UNTOLD ARSENAL » 2008 » July » 18

I’m not bursting with desire to defend Ade, but I do think that some of the stuff being posted about him at the moment is a bit over the top.   Here’s a little bit of the other side of the coin.

To start,  90% of what passes for the transfer market is now pure manipulation by clubs.  Clubs like Barca, Milan, Manchester Bankrupts, Liverpool, Real Mad go to great effort to put out stories that have no purpose other than to either

a) cover the tracks of a transfer they want to put through, but don’t yet want made public

b) mess up the market for their rivals

If you want an example of both a) and b) happening at once, take a look at Milan’s activities this summer.

Simultaneously we have the agents.   They have a vested interest in a player moving from one club to another because

a) they get a percentage of the transfer fee

b) if the wages go up they get a higher income as they take a percentage of the wages.

Indeed, if we really want analogies, instead of calling players “slaves” we ought to start calling agents “pimps” because the similarities are very real indeed.

Now when you put the clubs with their manipulation, and the agents (pimps) with their endless desire for money, together, you get endless stories and rumours.

That wouldn’t matter if we didn’t have the press running the stories.  In the UK we have papers fighting with each other over headlines, which (as we have seen this summer) reach the point of insanity with the News of the World’s pieces.  (Arsenal to buy Crouch – ha ha very droll).  In Spain there are papers associated with individual teams – so the paper puts out the gossip as news, and neatly by-passes the tapping up rules.

That’s the triumvirate of evil –  the agents, the newspapers and the clubs.

My point is that it is easy to describe the transfer market situation in full without any reference at all to the players.  They are in fact the playthings of the triumvirate.

Now that is not to say that I am going over to the crazy world of Fifa and calling players “slaves” – clearly that is bizarre for people who earn 50 times my salary.  But I do think there is a point to be made that the whole unsavoury business of the triumvirate operates without any involvement of the players.

Milan wants to muddy the waters over their transfer of a player from Barca – keeping it all quiet until it happens.  They also want to make life difficult for Arsenal who had the nerve to beat them on their own ground.  So they run the Adebayor story.

Ade’s agent wants more money as all pimps do, so he edges the story along, and gets his client to say all sorts of rubbish on TV.

The wretched press run around with saliva dripping from their jaws, printing every word without checking a single statement.

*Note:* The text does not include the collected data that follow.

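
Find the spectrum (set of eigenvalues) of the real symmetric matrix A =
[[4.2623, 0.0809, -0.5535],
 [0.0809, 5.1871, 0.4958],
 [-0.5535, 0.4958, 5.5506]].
sigma(A) ≈ {4, 5, 6}

A is real symmetric, so its spectrum consists of real eigenvalues. Expanding the characteristic polynomial of the displayed matrix gives
  det(λ I - A) = p(λ) = λ^3 + (-15)λ^2 + (74)λ + (-120).
Solving p(λ) = 0 yields eigenvalues ≈ 4, 5, 6. (A is shown rounded to 4 decimals, so these recover the underlying integer eigenvalues to within that precision.)
Verification: the trace of A = 15 equals the sum of eigenvalues 15, and det(A) ≈ 120.0005 matches the eigenvalue product 120.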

Of course we could say that Ade could stand up for himself and say, “no chance, I’m staying.”  But I’ve no idea how bright he is, how much pressure he’s under, or even how much in touch he is with the present day reality.  Maybe he doesn’t read the papers or watch TV.

But let’s move on.  What if the whole messy process leads nowhere?

  • Milan and Barca don’t care – they’ve done their deal.
  • The agent doesn’t care – no one is going to boo him – most people don’t know who he is.   Ade is tied to Arsenal by a contract, so if no one wants to buy Ade, he stays at Arsenal and gets his salary.
  • The papers don’t care – they have sold last week’s rags, and are onto new rubbish today.

Thus I suspect much of this mess was not of Ade’s making.  Yes he could have behaved like Cesc and said, “I stay,” but that’s about the start and stop of it.  If he is under his agent’s thumb then that’s why he reads the autocue and says what he is told to say.

Still, if no one puts in a single proper bid for him, he’s going to feel a bit of a prat.